Legislative and Institutional Reform
At the 2025 African Leaders and Partners Forum in Washington, D.C., Dr. Asiama confirmed that the central bank would commence full regulation of digital assets by the end of September 2025, pending the passage of the much-anticipated VASP Act.
This Act is expected to grant the BoG legal authority to license and supervise VASPs, in collaboration with the SEC. To support this, the BoG is setting up a specialised unit to oversee digital assets—ensuring stronger monitoring, better compliance, and enhanced protection for investors and consumers.
Ghana is now following the path already taken by regional peers like South Africa and Nigeria. South Africa, for instance, has already licensed more than 240 crypto firms under its regulatory regime. Ghana’s proactive stance could help bolster its financial reputation and fend off international scrutiny from bodies like the Financial Action Task Force (FATF), which requires crypto oversight to avoid greylisting.
From Risk to Opportunity
While cryptocurrencies have been associated with volatility, scams, and illicit finance, the BoG sees a broader opportunity. If properly regulated, digital assets can support cross-border transactions, reduce remittance costs, and drive financial inclusion—key issues for developing economies like Ghana.

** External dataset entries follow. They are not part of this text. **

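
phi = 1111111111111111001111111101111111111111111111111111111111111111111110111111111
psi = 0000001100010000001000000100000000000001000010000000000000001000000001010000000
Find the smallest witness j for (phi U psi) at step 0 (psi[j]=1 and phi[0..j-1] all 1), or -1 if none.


(phi U psi) at 0: need smallest j with psi[j]=1 and phi[i]=1 for all i in [0,j).
Scan from step 0:
  step 0: phi=1, psi=0 -> continue
  step 1: phi=1, psi=0 -> continue
  step 2: phi=1, psi=0 -> continue
  step 3: phi=1, psi=0 -> continue
  step 6: psi=1 and phi held for [0,6) -> witness found
Witness step = 6

6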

Remittances to Ghana totalled over $4.5 billion in 2023, according to the World Bank. Cryptocurrencies, especially stablecoins, could revolutionise this space by offering faster and cheaper alternatives to traditional money transfer methods.
In parallel, Ghana’s Central Bank Digital Currency (CBDC) project—the eCedi—is still in its pilot phase. But BoG’s recognition of private cryptocurrencies as part of the financial ecosystem suggests a more hybrid future where state-backed and decentralised digital assets co-exist.
The next few months will be crucial. With the VASP Act expected to pass, Ghana is poised to become a leader in Africa’s crypto regulation space. However, implementing this framework will not be without challenges. The decentralised nature of cryptocurrencies makes enforcement difficult, while consumer protection remains a pressing concern.